Mais, depuis que Bourmeau pense pour nous, va falloir qu’on révise.
Tel est pris
Quand il ne prétend pas décider à notre place qui mérite de participer à notre commune activité (lire : « Les Inrocks surveillent nos fréquentations »), Sylvain Bourmeau improvise ce que nous devons dire pour qu’il puisse faire preuve de toute sa finesse. Mal lui en prit d’ailleurs : Julien Duval et Christophe Charle, courtoisement mais nettement, l’ont remis à sa place.
Julien Duval : « Deux points que je voudrais reprendre sur la question des bienfaits de la concurrence : j’ai lu le texte d’Acrimed.

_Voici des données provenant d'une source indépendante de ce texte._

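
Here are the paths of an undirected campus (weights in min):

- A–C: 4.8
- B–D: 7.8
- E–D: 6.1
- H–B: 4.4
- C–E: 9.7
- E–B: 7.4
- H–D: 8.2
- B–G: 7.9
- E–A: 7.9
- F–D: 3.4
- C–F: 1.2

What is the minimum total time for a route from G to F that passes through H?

23.9 min

Best G to H: G → B → H costing 12.3
Best H to F: H → D → F costing 11.6
Total via H: 12.3 + 11.6 = 23.9 min.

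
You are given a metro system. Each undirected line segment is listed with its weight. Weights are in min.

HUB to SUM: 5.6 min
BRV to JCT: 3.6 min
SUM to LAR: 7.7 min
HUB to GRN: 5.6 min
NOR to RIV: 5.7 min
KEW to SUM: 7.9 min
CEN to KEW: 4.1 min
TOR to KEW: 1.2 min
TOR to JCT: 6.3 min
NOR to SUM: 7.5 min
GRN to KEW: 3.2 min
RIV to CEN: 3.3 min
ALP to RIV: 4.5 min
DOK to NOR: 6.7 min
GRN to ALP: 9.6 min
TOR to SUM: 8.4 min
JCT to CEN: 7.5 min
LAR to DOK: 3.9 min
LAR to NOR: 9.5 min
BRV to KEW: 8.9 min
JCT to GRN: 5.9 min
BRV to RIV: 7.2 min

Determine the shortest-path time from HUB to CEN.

Settle nodes by increasing distance from HUB:
HUB: 0
GRN: 5.6  (via HUB)
SUM: 5.6  (via HUB)
KEW: 8.8  (via GRN)
TOR: 10  (via KEW)
JCT: 11.5  (via GRN)
CEN: 12.9  (via KEW)
Shortest route: HUB–GRN–KEW–CEN = 12.9 min.

12.9 min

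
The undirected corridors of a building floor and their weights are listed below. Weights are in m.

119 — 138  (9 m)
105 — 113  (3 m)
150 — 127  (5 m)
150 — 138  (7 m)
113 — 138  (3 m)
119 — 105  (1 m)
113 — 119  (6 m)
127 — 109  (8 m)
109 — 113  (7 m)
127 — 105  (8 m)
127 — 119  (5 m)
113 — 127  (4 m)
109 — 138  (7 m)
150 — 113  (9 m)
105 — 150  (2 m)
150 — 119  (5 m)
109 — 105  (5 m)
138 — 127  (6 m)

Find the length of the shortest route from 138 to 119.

7 m

Settle nodes by increasing distance from 138:
138: 0
113: 3  (via 138)
105: 6  (via 113)
127: 6  (via 138)
119: 7  (via 105)
Shortest route: 138 → 113 → 105 → 119 = 7 m.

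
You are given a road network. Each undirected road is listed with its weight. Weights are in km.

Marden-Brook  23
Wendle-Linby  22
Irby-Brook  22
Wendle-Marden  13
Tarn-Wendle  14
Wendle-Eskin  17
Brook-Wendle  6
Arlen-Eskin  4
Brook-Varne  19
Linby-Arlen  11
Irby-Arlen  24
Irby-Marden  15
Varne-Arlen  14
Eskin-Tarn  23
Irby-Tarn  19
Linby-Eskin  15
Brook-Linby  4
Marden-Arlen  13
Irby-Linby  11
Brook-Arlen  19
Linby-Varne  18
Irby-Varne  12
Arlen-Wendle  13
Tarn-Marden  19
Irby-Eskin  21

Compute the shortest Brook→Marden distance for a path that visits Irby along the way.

30 km

Best Brook to Irby: Brook–Linby–Irby costing 15
Shortest Irby→Marden: Irby–Marden = 15
Total via Irby: 15 + 15 = 30 km.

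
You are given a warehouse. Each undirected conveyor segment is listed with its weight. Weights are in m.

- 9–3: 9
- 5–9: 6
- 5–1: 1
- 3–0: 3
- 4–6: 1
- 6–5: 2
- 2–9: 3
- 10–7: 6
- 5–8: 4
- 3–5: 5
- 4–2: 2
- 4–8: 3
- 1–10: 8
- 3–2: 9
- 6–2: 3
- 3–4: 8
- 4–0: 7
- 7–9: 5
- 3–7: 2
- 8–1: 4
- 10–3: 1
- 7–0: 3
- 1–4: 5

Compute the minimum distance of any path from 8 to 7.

11 m

Running Dijkstra from 8:
8: 0
4: 3  (via 8)
1: 4  (via 8)
5: 4  (via 8)
6: 4  (via 4)
2: 5  (via 4)
9: 8  (via 2)
3: 9  (via 5)
0: 10  (via 4)
10: 10  (via 3)
7: 11  (via 3)
Shortest route: 8–5–3–7 = 11 m.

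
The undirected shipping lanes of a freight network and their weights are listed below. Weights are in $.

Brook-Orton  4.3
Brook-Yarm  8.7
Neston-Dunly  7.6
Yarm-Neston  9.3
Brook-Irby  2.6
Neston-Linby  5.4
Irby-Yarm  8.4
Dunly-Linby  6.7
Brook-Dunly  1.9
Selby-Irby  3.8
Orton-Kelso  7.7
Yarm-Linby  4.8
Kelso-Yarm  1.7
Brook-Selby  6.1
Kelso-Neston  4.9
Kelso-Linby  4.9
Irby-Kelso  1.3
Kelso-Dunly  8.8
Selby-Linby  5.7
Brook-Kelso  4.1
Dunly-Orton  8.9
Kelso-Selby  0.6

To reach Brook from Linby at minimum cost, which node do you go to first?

Compare a few routes:
Linby → Kelso → Brook: 4.9+4.1 = 9
Linby → Kelso → Irby → Brook: 4.9+1.3+2.6 = 8.8
Linby → Dunly → Brook: 6.7+1.9 = 8.6
Cheapest is Linby → Dunly → Brook at $8.6.
So from Linby the first move is to Dunly.

Dunly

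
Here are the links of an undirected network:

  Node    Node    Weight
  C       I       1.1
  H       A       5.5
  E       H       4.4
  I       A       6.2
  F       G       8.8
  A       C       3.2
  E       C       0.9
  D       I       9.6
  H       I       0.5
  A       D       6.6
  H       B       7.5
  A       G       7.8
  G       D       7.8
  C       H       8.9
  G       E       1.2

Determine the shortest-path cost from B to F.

Enumerating some paths:
B → H → I → C → E → G → F: 7.5+0.5+1.1+0.9+1.2+8.8 = 20
B → H → E → G → F: 7.5+4.4+1.2+8.8 = 21.9
The minimum is 20 via B → H → I → C → E → G → F.

20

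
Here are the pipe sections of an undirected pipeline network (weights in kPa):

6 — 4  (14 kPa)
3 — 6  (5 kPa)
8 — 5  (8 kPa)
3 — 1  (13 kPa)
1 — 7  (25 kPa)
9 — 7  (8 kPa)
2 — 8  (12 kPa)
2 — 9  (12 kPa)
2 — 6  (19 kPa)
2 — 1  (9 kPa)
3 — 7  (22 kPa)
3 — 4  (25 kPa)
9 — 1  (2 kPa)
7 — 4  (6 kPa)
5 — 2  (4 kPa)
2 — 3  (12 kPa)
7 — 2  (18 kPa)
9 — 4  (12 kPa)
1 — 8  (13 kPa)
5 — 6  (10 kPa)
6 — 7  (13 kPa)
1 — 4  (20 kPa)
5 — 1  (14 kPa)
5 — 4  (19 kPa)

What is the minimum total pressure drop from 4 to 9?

Settle nodes by increasing distance from 4:
4: 0
7: 6  (via 4)
9: 12  (via 4)
Shortest route: 4 → 9 = 12 kPa.

12 kPa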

Ce qu’il met, il me semble, en avant, c’est le fait que les journaux informent très peu sur ce qui se passe à l’intérieur de leur propre rédaction. C’est relativement vrai. Il y a une autre chose qu’on peut dire : le nombre de quotidiens tend à se réduire. C’est vrai qu’il y a une logique de concentration et on risque d’arriver à un marché très fortement restructuré autour de deux grands pôles. Se pose le problème : quand il ne reste plus que deux acteurs, est-ce que les bienfaits de la concurrence se vérifient encore ? Je ne suis pas sûr... »
Quelques temps après, Christophe Charle affecte d’avoir entendu dans la mention d’Acrimed un éloge dissimulé :
- Christophe Charle : [...] « En fait, moi je pense, qu’il ne faut pas se limiter au journaux : ce qui fait aujourd’hui l’esprit critique de la presse, c’est les médias alternatifs. Vous avez cité Acrimed. Le circuit Internet : on sait bien qu’aux Etats-Unis, ça joue un très grand rôle dans la mobilisation notamment contre Bush. »

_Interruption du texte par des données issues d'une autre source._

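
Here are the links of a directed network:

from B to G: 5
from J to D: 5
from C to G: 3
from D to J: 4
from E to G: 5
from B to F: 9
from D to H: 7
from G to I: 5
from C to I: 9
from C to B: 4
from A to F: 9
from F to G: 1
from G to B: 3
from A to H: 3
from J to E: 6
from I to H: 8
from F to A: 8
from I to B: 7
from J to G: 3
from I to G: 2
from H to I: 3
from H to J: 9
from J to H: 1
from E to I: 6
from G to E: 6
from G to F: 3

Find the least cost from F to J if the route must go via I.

Shortest F→I: F → G → I = 6
Best I to J: I → H → J costing 17
Total via I: 6 + 17 = 23.

23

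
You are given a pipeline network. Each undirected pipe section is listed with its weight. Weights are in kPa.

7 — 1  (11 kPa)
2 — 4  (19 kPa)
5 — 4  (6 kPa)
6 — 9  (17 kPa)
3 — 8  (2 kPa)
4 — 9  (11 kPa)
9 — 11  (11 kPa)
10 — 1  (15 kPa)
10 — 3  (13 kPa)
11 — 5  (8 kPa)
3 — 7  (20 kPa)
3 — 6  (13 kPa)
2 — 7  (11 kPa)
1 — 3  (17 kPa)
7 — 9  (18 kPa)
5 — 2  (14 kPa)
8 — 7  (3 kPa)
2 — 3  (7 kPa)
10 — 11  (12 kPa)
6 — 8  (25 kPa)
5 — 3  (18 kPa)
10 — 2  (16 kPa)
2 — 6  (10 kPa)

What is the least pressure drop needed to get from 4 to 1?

40 kPa

Enumerating some paths:
4–5–3–1: 6+18+17 = 41
4–2–7–1: 19+11+11 = 41
4–9–7–1: 11+18+11 = 40
4–5–11–10–1: 6+8+12+15 = 41
The minimum is 40 kPa via 4–9–7–1.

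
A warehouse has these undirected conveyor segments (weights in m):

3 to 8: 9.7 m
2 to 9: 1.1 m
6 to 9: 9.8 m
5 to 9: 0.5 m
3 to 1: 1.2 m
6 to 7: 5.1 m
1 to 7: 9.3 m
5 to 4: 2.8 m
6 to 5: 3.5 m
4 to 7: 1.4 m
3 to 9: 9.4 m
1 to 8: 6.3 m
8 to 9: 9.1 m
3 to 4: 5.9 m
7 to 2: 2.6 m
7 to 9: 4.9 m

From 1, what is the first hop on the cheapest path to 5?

3

Enumerating some paths:
1 → 3 → 9 → 5: 1.2+9.4+0.5 = 11.1
1 → 3 → 4 → 5: 1.2+5.9+2.8 = 9.9
1 → 3 → 4 → 7 → 2 → 9 → 5: 1.2+5.9+1.4+2.6+1.1+0.5 = 12.7
1 → 7 → 2 → 9 → 5: 9.3+2.6+1.1+0.5 = 13.5
Cheapest is 1 → 3 → 4 → 5 at 9.9 m.
So from 1 the first move is to 3.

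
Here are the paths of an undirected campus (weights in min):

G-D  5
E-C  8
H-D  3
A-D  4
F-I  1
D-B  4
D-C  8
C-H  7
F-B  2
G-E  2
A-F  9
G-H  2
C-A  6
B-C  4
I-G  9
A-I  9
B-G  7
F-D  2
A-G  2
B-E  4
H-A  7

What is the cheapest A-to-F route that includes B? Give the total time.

10 min

Best A to B: A–D–B costing 8
Best B to F: B–F costing 2
Total via B: 8 + 2 = 10 min.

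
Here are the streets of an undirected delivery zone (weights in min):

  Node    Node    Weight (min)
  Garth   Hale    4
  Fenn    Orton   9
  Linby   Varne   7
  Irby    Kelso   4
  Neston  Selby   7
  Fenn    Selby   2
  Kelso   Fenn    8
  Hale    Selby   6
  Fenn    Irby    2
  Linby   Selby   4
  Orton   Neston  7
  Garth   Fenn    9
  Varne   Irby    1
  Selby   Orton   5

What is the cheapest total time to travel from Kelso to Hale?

Settle nodes by increasing distance from Kelso:
Kelso: 0
Irby: 4  (via Kelso)
Varne: 5  (via Irby)
Fenn: 6  (via Irby)
Selby: 8  (via Fenn)
Linby: 12  (via Varne)
Orton: 13  (via Selby)
Hale: 14  (via Selby)
Shortest route: Kelso → Irby → Fenn → Selby → Hale = 14 min.

14 min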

- Sylvain Bourmeau : « Pour le meilleur et pour le pire : il y a des dérapages ».
- Christophe Charle : « Oui, pour le meilleur et pour le pire, mais ça fait un contre-pouvoir externe et ça gène certains journaux. De même la radio libre. Enfin, certaines radios libres ou certaines chaînes câblées peuvent aussi être des alternatives, par des émissions ciblées qui peuvent gêner. Donc, je pense qu’on ne doit pas s’enfermer dans la presse écrite. En fait, il y a une concurrence à cette échelle-là. Le problème, effectivement, c’est que cela concerne des publics beaucoup plus étroits, et du coup, il n’y a pas cet effet démocratique qui était la théorie de l’opinion publique. On est des groupes qui s’épient, mais ce sont des groupes privilégiés finalement, qui ont accès à ce type de médias et qui peuvent faire la contre-critique des médias-dominants. Donc on est plutôt dans ce problème-là : de l’inégal accès aux moyens de critique des médias. Et du fait du poids inégal d’une chaîne de télévision type TF1 et une radio locale, il y a critique évidemment, mais qui n’a pas le même effet que lorsqu’on est un éléphant contre un éléphant. »
Ajoutons simplement que l’inégal accès aux moyens de critiquer les médias dépend aussi de ceux qui contrôlent cet accès : Sylvain Bourmeau est manifestement l’un d’eux.